Visual Studio MVP Integration – Status & Next Steps

Current Status

  • VisualStudioHelper for COM/EnvDTE command execution is implemented.
  • Interpreter can detect if Visual Studio is the active window.
  • New action type ExecuteVSCommandAction is defined.

Next Steps

  • Map natural language like "build solution" to ExecuteVSCommandAction when VS is active.
  • Update executor to call VisualStudioHelper.ExecuteCommand for ExecuteVSCommandAction.
  • Add logging and error handling for VS command execution.
  • Test with "build solution" and other canonical VS commands.

Visual Studio Command Export & Dynamic Lookup (Nov 2025)

To support the vast number of Visual Studio commands without hardcoding them, we implemented a dynamic lookup system.

1. Export Command

A new CLI command was added to export all available Visual Studio commands and their keyboard shortcuts to a JSON file.

Command:

dotnet run --project NaturalCommands.csproj -- export-vs-commands

Output: Generates vs_commands.json in the current directory. This file contains an array of command objects:

[
  {
    "Name": "File.NewProject",
    "Bindings": ["Global::Ctrl+Shift+N"]
  },
  ...
]

2. Dynamic Command Loader

  • Created Helpers/VisualStudioCommandLoader.cs to load vs_commands.json.
  • Implemented a fuzzy matching algorithm (FindCommand) to map natural language input (e.g., "build solution") to canonical command names (e.g., "Build.BuildSolution").

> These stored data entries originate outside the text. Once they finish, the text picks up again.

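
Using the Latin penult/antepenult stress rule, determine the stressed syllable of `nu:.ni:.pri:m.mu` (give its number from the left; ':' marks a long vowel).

Classical Latin: stress the penult if heavy (long vowel or closed), else the antepenult.
Weights: 2 ni: H, 3 pri:m H, 4 mu L.
The penult (syllable 3, pri:m) is heavy, so it takes stress.
Stress on syllable 3: nu:.ni:.ˈpri:m.mu.

3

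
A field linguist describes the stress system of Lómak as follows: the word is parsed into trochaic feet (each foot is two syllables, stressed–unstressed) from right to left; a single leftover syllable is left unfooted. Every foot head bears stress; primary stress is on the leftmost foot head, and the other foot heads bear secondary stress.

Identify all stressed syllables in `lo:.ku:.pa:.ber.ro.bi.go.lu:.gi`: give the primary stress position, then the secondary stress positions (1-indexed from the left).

Parse right to left into trochaic (ˈσσ) feet: lo: (ˈku:.pa:) (ˈber.ro) (ˈbi.go) (ˈlu:.gi). Syllable 1 is left unfooted.
Foot heads (stressed positions): 2, 4, 6, 8.
End Rule Leftmost: primary stress on the leftmost head = syllable 2.
Secondary stress on 4, 6, 8: lo:.ˈku:.pa:.ˌber.ro.ˌbi.go.ˌlu:.gi.

primary 2, secondary 4, 6, 8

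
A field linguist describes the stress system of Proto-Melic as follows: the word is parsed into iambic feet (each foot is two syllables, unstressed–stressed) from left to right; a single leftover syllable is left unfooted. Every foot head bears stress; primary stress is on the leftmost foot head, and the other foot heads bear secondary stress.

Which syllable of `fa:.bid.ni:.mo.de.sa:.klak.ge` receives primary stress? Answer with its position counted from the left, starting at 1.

Parse left to right into iambic (σˈσ) feet: (fa:.ˈbid) (ni:.ˈmo) (de.ˈsa:) (klak.ˈge).
Foot heads (stressed positions): 2, 4, 6, 8.
End Rule Leftmost: primary stress on the leftmost head = syllable 2.
Primary stress: syllable 2 → fa:.ˈbid.ni:.mo.de.sa:.klak.ge.

2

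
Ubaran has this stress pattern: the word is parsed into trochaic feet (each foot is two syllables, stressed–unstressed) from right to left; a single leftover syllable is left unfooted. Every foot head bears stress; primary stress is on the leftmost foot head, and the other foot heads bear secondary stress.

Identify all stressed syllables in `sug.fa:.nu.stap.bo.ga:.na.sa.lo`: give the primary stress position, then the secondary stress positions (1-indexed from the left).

Parse right to left into trochaic (ˈσσ) feet: sug (ˈfa:.nu) (ˈstap.bo) (ˈga:.na) (ˈsa.lo). Syllable 1 is left unfooted.
Foot heads (stressed positions): 2, 4, 6, 8.
End Rule Leftmost: primary stress on the leftmost head = syllable 2.
Secondary stress on 4, 6, 8: sug.ˈfa:.nu.ˌstap.bo.ˌga:.na.ˌsa.lo.

primary 2, secondary 4, 6, 8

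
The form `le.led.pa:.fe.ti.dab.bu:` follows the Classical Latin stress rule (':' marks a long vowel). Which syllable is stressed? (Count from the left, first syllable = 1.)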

3. Interpreter Integration

  • NaturalLanguageInterpreter.cs was updated to use the command loader when Visual Studio is the active window.
  • It looks for vs_commands.json in the execution directory or project root.
  • If a match is found, it returns an ExecuteVSCommandAction, which is then executed via DTE.

4. Fixes

  • SendKeysAction: Fixed parsing to support + as a separator (e.g., "control+d").
  • Path Resolution: Updated the loader to search for vs_commands.json in parent directories during development.

Future Phases (Notes)

  • Phase 2 – Improved AI interpretation

    • The fallback LLM (OpenAI) interpreter is already implemented and active.
    • Future improvements may focus on prompt/tool calling, more robust schema validation, and safety rules (e.g., no destructive actions without explicit confirmation).
  • Phase 3 – Talon callback (if needed)

    • For code editing / Cursorless-type actions, add a RunTalonVoiceCommandAction:
      • Contains a phrase like "sharp select camel foo".
      • Sent to Talon via a small IPC bridge that calls simulate() with that phrase.

For now, the focus is on making direct .NET automation for windows/apps/keys/folders feel smooth and reliable, with both rule-based and AI-based interpretation available.